Le langage adopté sur You Tube est porteur d’idéologie du génocide, de minimisation de génocide, de négation du génocide et de divisionnisme, constate la Commission Nationale de Lutte contre le Génocide (CNLG). La ligne rouge a été dépassée…
A deux mois de la commémoration du génocide des Tutsi de 1994, CNLG constate que la ligne rouge a été dépassée à travers le langage adopté par les interviewés sur You Tube et autres réseaux sociaux.
« Chaque personne a, dans la constitution, le plein droit de s’exprimer.
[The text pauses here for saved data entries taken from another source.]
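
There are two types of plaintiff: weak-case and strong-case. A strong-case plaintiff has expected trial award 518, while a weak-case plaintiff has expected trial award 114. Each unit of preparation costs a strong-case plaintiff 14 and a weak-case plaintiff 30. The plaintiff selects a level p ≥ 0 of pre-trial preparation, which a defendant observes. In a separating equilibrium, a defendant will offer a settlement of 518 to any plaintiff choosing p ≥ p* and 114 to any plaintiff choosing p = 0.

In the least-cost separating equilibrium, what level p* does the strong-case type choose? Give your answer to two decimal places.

A weak-case plaintiff choosing p = 0 receives 114.
Imitating at p* instead would pay 518 at cost 30·p*, netting 518 − 30·p*.
Indifference: 114 = 518 − 30·p*, so p* = (518 − 114) / 30 ≈ 13.47.
At p* the weak-case type's incentive constraint just binds; the strong-case type strictly prefers p* since its per-unit cost is lower.

13.47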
Cependant, certains propos utilisés par quelques individus dépassent la ligne rouge, » déclare Dr Jean Damascène Bizimana, secrétaire exécutif de CNLG.
« La CNLG a pris le temps d’écouter profondément et n’analyser certaines émissions et messages diffusés sur You Tube, en particulier, durant la période allant de novembre à février 2021. Il y a là-dedans des propos outranciers porteurs d’idéologie de génocide, négationnisme clair, minimisation du génocide commis contre les Tutsi, entrave à la mémoire de ce génocide que reflète les sites mémoriaux et appel public au soulèvement populaire, » affirme Dr Jean Damascène Bizimana.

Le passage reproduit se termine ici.